I read in today’s paper that there is a teenager in Singapore who refuses to use a mobile phone. That would not be news some 10 years ago but today we think it is unthinkable to go around without a mobile phone. “Where are you now?” “I don’t see you yet.” “What time are we supposed to meet?” These conversations have become an obligatory prelude to meeting anyone. The mobile phone has become the most necessary condition to meet people.
It was not always like that. In ancient times, when I still combed my hair, we did not need mobile phones to meet people. We only needed to agree on two coordinates: time and space. You asked where and when, and you made sure you reached there in time. That’s all.
Today’s gospel tells us of a particular encounter. Before GPS technology, people relied on the stars to know the times and the places. Some people were good at it, others not so. Today’s gospel tells us of some astrologers that were good at it. They saw a new star and they knew that a new king had been born. How to find him? They knew the time, but not the exact place. So they needed help.
They started to enquire about the place and they were helped by the most unsuspecting character: Herod the Great, someone who hated rivalry and felt most uncomfortable with this new king.
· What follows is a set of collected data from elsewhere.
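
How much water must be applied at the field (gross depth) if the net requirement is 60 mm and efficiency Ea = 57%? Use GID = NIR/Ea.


Ea = 57% = 0.57
GID = NIR / Ea = 60 / 0.57 = 105.2632 mm

105.2632 mm


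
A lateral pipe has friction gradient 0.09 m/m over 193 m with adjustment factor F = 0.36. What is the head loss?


hf = J * L * F = 0.09 * 193 * 0.36 = 6.2532 m

6.2532 m


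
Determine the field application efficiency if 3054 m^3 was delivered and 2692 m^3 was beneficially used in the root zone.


Ea = V_root / V_field * 100 = 2692 / 3054 * 100 = 88.1467%

88.1467 %


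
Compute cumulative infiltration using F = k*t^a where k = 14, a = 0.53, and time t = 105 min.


F = k * t^a = 14 * 105^0.53
F = 14 * 11.782307

164.9523 mm


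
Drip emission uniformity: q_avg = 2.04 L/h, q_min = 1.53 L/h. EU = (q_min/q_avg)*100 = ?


EU = (q_min/q_avg)*100 = (1.53/2.04)*100 = 75.0000%

75.0000 %


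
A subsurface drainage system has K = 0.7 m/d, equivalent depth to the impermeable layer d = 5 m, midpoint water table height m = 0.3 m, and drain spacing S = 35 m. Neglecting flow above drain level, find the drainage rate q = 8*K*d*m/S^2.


q = 8*K*d*m/S^2
q = 8*0.7*5*0.3/35^2
q = 8.4000 / 1225

0.0069 m/d


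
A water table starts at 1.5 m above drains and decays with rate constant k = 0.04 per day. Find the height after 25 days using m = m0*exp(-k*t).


m = m0 * exp(-k*t)
m = 1.5 * exp(-0.04 * 25)
m = 1.5 * exp(-1.0000)

0.5518 m


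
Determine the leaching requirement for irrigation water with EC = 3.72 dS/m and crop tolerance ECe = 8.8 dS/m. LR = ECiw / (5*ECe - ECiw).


LR = ECiw / (5*ECe - ECiw)
LR = 3.72 / (5*8.8 - 3.72)
LR = 3.72 / 40.2800

0.0924


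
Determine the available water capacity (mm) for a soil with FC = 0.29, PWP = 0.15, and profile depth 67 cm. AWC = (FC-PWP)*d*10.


AWC = (FC - PWP) * d * 10
AWC = (0.29 - 0.15) * 67 * 10
AWC = 0.1400 * 67 * 10

93.8000 mm


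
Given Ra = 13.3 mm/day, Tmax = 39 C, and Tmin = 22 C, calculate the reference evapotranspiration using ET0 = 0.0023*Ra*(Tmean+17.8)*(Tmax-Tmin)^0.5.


Tmean = (Tmax + Tmin)/2 = (39 + 22)/2 = 30.5
ET0 = 0.0023 * 13.3 * (30.5 + 17.8) * sqrt(39 - 22)
ET0 = 0.0023 * 13.3 * 48.3 * 4.123106

6.0919 mm/day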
But Herod and perhaps only Herod could summon the most knowledgeable scribes to find out the exact location. Still he did not know about the time when this was supposed to happen. So, with twisted intentions, he called the astrologers secretly to his palace. There the fruitful exchange of information takes place. Herod tells them the place, the astrologers tell him the time. And voilá! It works, once you have the two coordinates, finding and meeting the baby Jesus was possible.
The prophecies were not enough. Science was not enough. Only through the fruitful dialogue, albeit corrupted by the evil intentions of Herod, and made vulnerable by the naiveté of the astrologers, was due homage made possible.
The Second Vatican Council has acknowledged that the world needs the Church, but that the Church also is helped by the world and that only a fruitful dialogue can help both. This dialogue started when the Baby Jesus was born and provoked one of the main endeavours of the first evangelization: the epiphany. ‘Epiphany’ means ‘manifestation’. It is acknowledging that the good news of salvation is not for the selected few, but destined to reach the ends of the world. St. Paul, in the Second Reading, made an effort to emphasize that we are all equal before the gift: everyone is called to be co-heir, co-member and co-partner in the one salvation from God because God wants “all to be saved” (1 Ti 2:5).
The gifts the wise men offered to the baby have been interpreted as symbols of Christ, gold for a king, frankincense for a priest, and myrrh for one who is dead. However, the first reading hints to us that what Matthew was trying to tell us, is that the prophecies had been fulfilled. That God has made his people the centre of the world. Or, in more realistic terms, that the whole world is called to turn its gaze to this baby, to become the People of God to receive the fullness of the promises of old.
St. Maximus, the Confessor, took the star the astrologers discovered as a sign from God, another expression of the word of God. The whole creation speaks of the seasons and times to those who are attentive to read them.
The astrologers did not know of the promises of Israel. However, they had the insight to read the signs of creation, they had the constancy to pursue their goal, the humility to ask for what they did not know and the devotion to “fall on their knees to pay homage”.
To discover the saving action and direction of our lives today we also need to work together, to learn to ask, to learn to respond. Anyone, even Herod, may have something good to tell us about God’s plan. Anyone, even we, have something good to tell others about God’s salvation plan.